The crisis had now come. The huge beast knew that his prey was inside,
and he rushed against the door with all of his maddened bulk, and his
great bark boomed through the castle, and filled with fury the Mexican
bandits who raged on the outside; then came the voice of their leader.
"Back, you fools," he cried; "away from that door."
They were quick to obey, and at that instant there came the sharp report
of a pistol; the bullet splintered through the thick casement but it
glanced from Jim's steel breastplate, but this attack aroused him to
action. With a thrill and tremor of the nerves which he could not
repress, he drew back the bolts and with a cry, the impulse of his
humorous excitement, "Desdichado to the Rescue!" he flung the door wide
open, and stepped with clanging stride through the smoke into the dimly
lit hall.
To have seen that great steel-clad figure moving with sudden life would
have struck terror to even the stoutest hearts, and shaken the steadiest
nerves. But these superstitious Mexicans were driven almost out of their
excitable minds by the sudden horror of this seeming apparition. Of one
accord they fled, gibbering, towards the stairs, one falling in a faint
from fright before he reached them. Even the dwarf who was not afraid of
the Powers of Darkness themselves, retreated slowly, sullenly and
suspiciously down the hall.
But there was one of all that gang who did not flee, and that was the
valiant hound. He sprang full for Jim as the latter stepped from the
room into the hall. Jim was not altogether unprepared for this, for he
had reckoned that the hound would be the one to make him trouble. If it
had not been for the protection of the armor which he wore it would have
gone hard with the youth.
But his own strength with the added weight of his suit of mail enabled
him to meet the fierce rush of the beast without losing his footing. It
also saved his arm and shoulder from being torn by the grip of the
animal's jaws. It only dented him as the expression goes. Then with a
short arm thrust of his sword he put the hound out of business.

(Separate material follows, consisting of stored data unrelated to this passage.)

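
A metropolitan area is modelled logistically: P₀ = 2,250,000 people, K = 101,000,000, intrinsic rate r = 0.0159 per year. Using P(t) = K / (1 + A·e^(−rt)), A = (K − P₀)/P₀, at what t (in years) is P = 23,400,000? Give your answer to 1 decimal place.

A = (101000000 − 2250000)/2250000 = 43.88889
23400000 = 101000000/(1 + 43.88889·e^(−0.0159t)) → 1 + 43.88889·e^(−0.0159t) = 4.31624
e^(−0.0159t) = 0.07556 → t = ln(13.23454)/0.0159 = 2.58283/0.0159

t ≈ 162.4 years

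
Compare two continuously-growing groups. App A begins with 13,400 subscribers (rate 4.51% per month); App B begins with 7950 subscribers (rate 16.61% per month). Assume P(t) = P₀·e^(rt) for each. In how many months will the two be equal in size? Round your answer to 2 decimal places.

13400·e^(0.0451t) = 7950·e^(0.1661t)
13400/7950 = e^((0.1661 − 0.0451)t) → ln(1.68553) = 0.121·t
t = 0.52208 / 0.121

t ≈ 4.31 months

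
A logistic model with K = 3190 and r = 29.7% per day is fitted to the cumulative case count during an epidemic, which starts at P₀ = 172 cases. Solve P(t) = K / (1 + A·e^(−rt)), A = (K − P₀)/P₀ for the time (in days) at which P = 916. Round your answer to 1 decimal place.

t ≈ 6.6 days

A = (3190 − 172)/172 = 17.54651
916 = 3190/(1 + 17.54651·e^(−0.297t)) → 1 + 17.54651·e^(−0.297t) = 3.48253
e^(−0.297t) = 0.141483 → t = ln(7.06799)/0.297 = 1.95558/0.297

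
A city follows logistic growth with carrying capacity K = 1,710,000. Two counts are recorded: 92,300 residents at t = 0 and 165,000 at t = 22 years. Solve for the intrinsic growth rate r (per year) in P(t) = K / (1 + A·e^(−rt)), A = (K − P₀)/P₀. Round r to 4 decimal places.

A = (1710000 − 92300)/92300 = 17.52654
165000 = 1710000/(1 + 17.52654·e^(−r·22)) → e^(−22r) = (10.36364 − 1)/17.52654 = 0.534255
r = −ln(0.534255)/22 = 0.62688/22

r ≈ 0.0285 per year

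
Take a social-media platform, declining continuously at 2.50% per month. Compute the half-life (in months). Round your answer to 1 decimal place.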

Determined to follow up his advantage and make the rout thorough, he
advanced to the head of the staircase.
The dwarf had just reached the foot of the stairs, and looking up he saw
the giant figure in armor and with a snarl he took quick aim and fired,
the bullet glancing from the helm of Jim's armor and making a long
furrow in the plaster of the ceiling.
Jim had no idea of quietly standing there as a tin target for his enemy
to fire at. There was, he noted, a small marble bust on a pedestal near
the top of the staircase. This he seized in his iron grasp and hurled it
at the elfish figure in the hall below. Now James was "quite some"
thrower as they say in the state of Jersey. The dwarf was marvelously
quick, too, but the white flash of stone came near getting him and as he
dodged he slipped and fell and the bust busted in all directions, one
fragment cutting his cheek, with its sharp impact.
"Look out, Jim! Look out quick!" so a friend would have cried but it was
too late.
While the men had all fled in utter fear, a woman was coming quickly to
retrieve their reverse. "Red Annie," as she was known, strong, strident
and feared by everyone within the castle, was on the trail. She was not
to be fooled for an instant by this figure in armor. Noiseless as a
lioness she crept up behind Jim and as he half turned to find another
weapon to his hand he saw her, but not soon enough. With a mighty shove
she sent him toppling down the stairs. However, Jim was able to
partially save himself by gripping at the balustrade.
CHAPTER XXIII
THE CRISIS
There was but one way of escape now and that was by the front entrance.
Jim regained his feet but by the time he reached the lower hall, the
woman had rallied the brown and white renegades with taunts and fierce
ridicule, and they came again into the attack.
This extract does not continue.